# growlerwerks river? growler



## slamkal (Apr 8, 2009)

excuse the shameless plug. I know this isn't boating per se, but I just got in on the kickstarter for the growlerwerks growler. Some crazy kayaker friends quit their jobs (when their company shut down) and decided to do something with their beer appreciation skills.

they are making a 64 and 128oz growler that is co2 pressurized, double wall stainless, has sight glass and locking tap handle. Figured that would be a great option for a long weekend trip where I want to bring some of my local microbrew or some beer out of my tap.

anybody ever do something similar to get fresh suds on the rio?
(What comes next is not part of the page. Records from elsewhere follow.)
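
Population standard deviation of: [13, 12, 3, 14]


Mean = 42/4 = 21/2
  (13-21/2)²=25/4
  (12-21/2)²=9/4
  (3-21/2)²=225/4
  (14-21/2)²=49/4
Σ(x-μ)² = 77
σ² = 77/4

σ = √(77/4) ≈ 4.3875


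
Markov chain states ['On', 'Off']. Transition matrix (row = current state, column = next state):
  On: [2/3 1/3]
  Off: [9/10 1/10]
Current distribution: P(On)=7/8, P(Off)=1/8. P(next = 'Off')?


P(next=Off) = Σᵢ P(now=i)×P(i→Off)
= 7/8×1/3 + 1/8×1/10
= 7/24 + 1/80 = 73/240

P = 73/240 ≈ 0.3042


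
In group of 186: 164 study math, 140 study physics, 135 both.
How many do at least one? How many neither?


|A∪B| = 164+140-135 = 169
Neither = 186-169 = 17

At least one: 169; Neither: 17


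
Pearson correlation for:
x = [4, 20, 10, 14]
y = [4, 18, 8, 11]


n=4, Σx=48, Σy=41, Σxy=610, Σx²=712, Σy²=525
r = (4×610 - 48×41)/√((4×712 - 48²)(4×525 - 41²))
= 472/√(544×419) = 472/√227936 ≈ 472/477.4264 ≈ 0.9886

r ≈ 0.9886


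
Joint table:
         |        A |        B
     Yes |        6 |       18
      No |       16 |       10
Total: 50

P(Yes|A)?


P(Yes|A) = 6/(6+16) = 6/22 = 3/11

P = 3/11 ≈ 27.27%


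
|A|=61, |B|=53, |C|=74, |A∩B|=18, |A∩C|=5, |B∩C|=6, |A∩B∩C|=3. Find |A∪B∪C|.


|A∪B∪C| = 61+53+74-18-5-6+3 = 162

|A∪B∪C| = 162


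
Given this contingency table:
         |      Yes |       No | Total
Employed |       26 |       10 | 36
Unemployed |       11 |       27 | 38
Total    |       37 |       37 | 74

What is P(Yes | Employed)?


P(Yes | Employed) = 26/(26+10) = 26/36 = 13/18

P(Yes|Employed) = 13/18 ≈ 72.22%


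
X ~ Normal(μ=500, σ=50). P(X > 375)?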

Most kegs are too long or large or too much beer for an small group overnight trip ...


----------



## DoStep (Jun 26, 2012)

http://www.store.homebrew4less.com/5-Liter-Party-Keg-W_Tap/product info/CB6761

The 5 liter gravity fed keg has always been a crowd pleaser when they appear at happy hour on a river beach. Heineken, grolsch, Becks, st Pauli girl, and others offer them up in this former. Looks like one could use them for home brews if so inclined. Not sure why the German brewers seem to dominate this market niche...


----------



## BrianK (Feb 3, 2005)

slamkal said:


> Most kegs are...too much beer for an small group overnight trip ...


Too much beer?

That pressurized Growler is a great idea though. May have to get one.


----------



## 90Duck (Nov 19, 2012)

I think the Growlerwerks are a really cool concept for home use. They seem a little too complicated and potentially fragile for on river use. I usually bring a couple of freshly filled Hydroflask growlers on river trips and the beer gets consumed so quickly after it's opened that there is no need to worry about keeping it fresh with CO2. At home with just me savoring it over a period of a few days, I think the Growlerwerks idea is brilliant.
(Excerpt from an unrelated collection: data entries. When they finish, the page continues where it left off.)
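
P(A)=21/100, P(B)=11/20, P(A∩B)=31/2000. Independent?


P(A)×P(B) = 231/2000
P(A∩B) = 31/2000
Not equal → NOT independent

No, not independent


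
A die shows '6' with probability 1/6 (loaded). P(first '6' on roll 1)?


Geometric: P(X=1) = (1-p)^(k-1)×p = (5/6)^0×1/6 = 1/6

P(X=1) = 1/6 ≈ 16.67%


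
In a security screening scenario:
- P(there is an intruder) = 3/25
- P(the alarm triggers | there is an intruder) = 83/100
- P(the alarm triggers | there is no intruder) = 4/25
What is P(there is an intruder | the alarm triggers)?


Using Bayes' theorem:
P(A|B) = P(B|A)·P(A) / P(B)

P(the alarm triggers) = 83/100 × 3/25 + 4/25 × 22/25
= 249/2500 + 88/625 = 601/2500

P(there is an intruder|the alarm triggers) = (249/2500) / (601/2500) = 249/601

P(there is an intruder|the alarm triggers) = 249/601 ≈ 41.43%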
As a side benefit, the insulated Hydroflask growlers are great for making morning coffee into with a #6 cone filter after the beer in them is gone. Keeps any of the morning coffee leftovers plenty hot for afternoon pick me up too.


----------



## Dave Frank (Oct 14, 2003)

5 gal cornelius kegs used to be staple on my trips. They can run horizontally, at least until they approach empty. I had a local brewer that would fill them cheap and well. RIP Oasis Brewery.


https://www.kickstarter.com/project...ssurized-growler-for-fresh-beer?ref=discovery

These really look slick, though I'm not sure they would fare well on the drop to sidewalk test either.


----------